Stacy Brown Jr. sitting on evidence of a possible train crossing. (photo: Stacy Brown Jr.) |
In an article from How Stuff Works Now, writer Patrick J. Kiger discusses how bigfooters fund their "hobby". The title of the piece is People Are on the Hunt for Bigfoot. Here's How They're Funding It. The piece could sum it all up with a single quote from Loren Coleman, "People pay out of their own pockets to search for Bigfoot," but that would be too short. The article seems to be more about Stacy Brown Jr. winner of the 10 Million Bigfoot Bounty reality tv competition.
Stacy Brown comes across as confident, some would say cocky and a little disparaging towards his fellow researchers. They said the same thing about Muhammad Ali too and he was able to back up his claims. Can Stacy Brown Jr. back up his confidence? He has one of the best thermal videos out there. He beat a dozen other people in a reality show competition. He literally spends 6 months out of the year looking for bigfoot in the field. He makes a $100k living looking for bigfoot. You decide.

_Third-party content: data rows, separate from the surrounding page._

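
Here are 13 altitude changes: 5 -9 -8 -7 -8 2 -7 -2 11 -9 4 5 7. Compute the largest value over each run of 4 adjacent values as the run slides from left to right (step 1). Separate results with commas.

5, -7, 2, 2, 2, 11, 11, 11, 11, 7

(5, -9, -8, -7) → max 5
(-9, -8, -7, -8) → max -7
(-8, -7, -8, 2) → max 2
(-7, -8, 2, -7) → max 2
(-8, 2, -7, -2) → max 2
(2, -7, -2, 11) → max 11
(-7, -2, 11, -9) → max 11
(-2, 11, -9, 4) → max 11
(11, -9, 4, 5) → max 11
(-9, 4, 5, 7) → max 7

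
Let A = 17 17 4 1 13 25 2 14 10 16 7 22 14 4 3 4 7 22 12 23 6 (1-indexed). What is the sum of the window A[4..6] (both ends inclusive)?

39

Elements at indices 4..6: 1, 13, 25
sum(1, 13, 25) = 39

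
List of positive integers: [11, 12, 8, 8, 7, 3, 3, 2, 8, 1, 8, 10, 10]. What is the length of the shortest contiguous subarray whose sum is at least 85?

13

add 11: running sum 11 < 85
add 12: running sum 23 < 85
add 8: running sum 31 < 85
add 8: running sum 39 < 85
add 7: running sum 46 < 85
add 3: running sum 49 < 85
add 3: running sum 52 < 85
add 2: running sum 54 < 85
add 8: running sum 62 < 85
add 1: running sum 63 < 85
add 8: running sum 71 < 85
add 10: running sum 81 < 85
add 10: shortest ending here [11, 12, 8, 8, 7, 3, 3, 2, 8, 1, 8, 10, 10] sum 91, len 13
Shortest qualifying length: 13.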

Still frame of Brown footage courtesy of CliffBarackman.com |
But there is one exception — a Florida man who's found a way to search for Bigfoot as a full-time job, and to make a decent living at it in the process. It took plenty of entrepreneurial ingenuity and determination, with a healthy amount of luck sprinkled in.Read the full article titled People Are on the Hunt for Bigfoot. Here's How They're Funding It
"I don't see that I have any competition," says 31-year-old Stacy Brown, Jr., who describes the rest of Bigfoot's pursuers as "a bunch of glorified campers." Brown notes that he spends up to 180 days a year scouring the woods for evidence of the creature. "I'll go out for 10 days at a time," he says.
Unlike some of his self-financed competitors, Brown also has the best equipment, including a $10,000 thermal imaging device for tracking the creature out in the brush via its own body heat. He's even got an arrangement with a major university to do DNA analysis, whenever he finds some remnant of Bigfoot that can be tested. (Though no major universities are sponsoring their own hunts, some do perform Sasquatch-related work, as Oxford University did in 2014.)
And somehow, Brown actually makes a decent living: between $80,000 and $100,000 a year, he says.
Sasquatch Spotting
Brown has been interested in Bigfoot for almost as long as he can remember. When he was six, he started poking around in the woods near his family's house. But it wasn't until four years ago, at age 27, when he says that he caught a glimpse of the creature one night while on a camping trip, that he knew he'd found his calling.
"I heard something walk up [to the campsite]," says Brown. "It was maybe 15 or 20 feet away. It had a chimp-like face — you got a human nose, wider and flat, and this protrusion around the mouth." The best way to describe the creature, he says, is "like the Beast Man off 'Masters of the Universe,' the old TV show, except that he's got hair up to his cheeks, because Beast Man had an Amish-style beard."
After that eye-opening experience, Brown started spending a lot of time searching for Bigfoot, even switching his job as a supervisor at a cable TV billing facility to 12-hour shifts so that he'd have more time in the woods. To bankroll his expeditions, he even sold his nice truck and bought a "crappy vehicle" to get around in.
But Brown was just scraping by until he became got a chance to compete as a team with his pal David Lauer against other Bigfoot hunters on a cable TV program called "10 Million Dollar Bigfoot Bounty." They didn't land the $10 million grand prize, but they managed to walk away with a $100,000 grant for research, for being the final team left in the competition.
That influx of capital helped, but the notoriety was even better. Brown says that he no longer has to buy the various imaging and parabolic recording gadgetry that hunters need these days, because the manufacturers are willing to give him the stuff in exchange for a chance to be associated with his notoriety.
"We probably have $100,000 worth of equipment," he notes. Additionally, Brown has appeared on other cryptid-related TV shows, earning $2,000 or so per appearance, he says.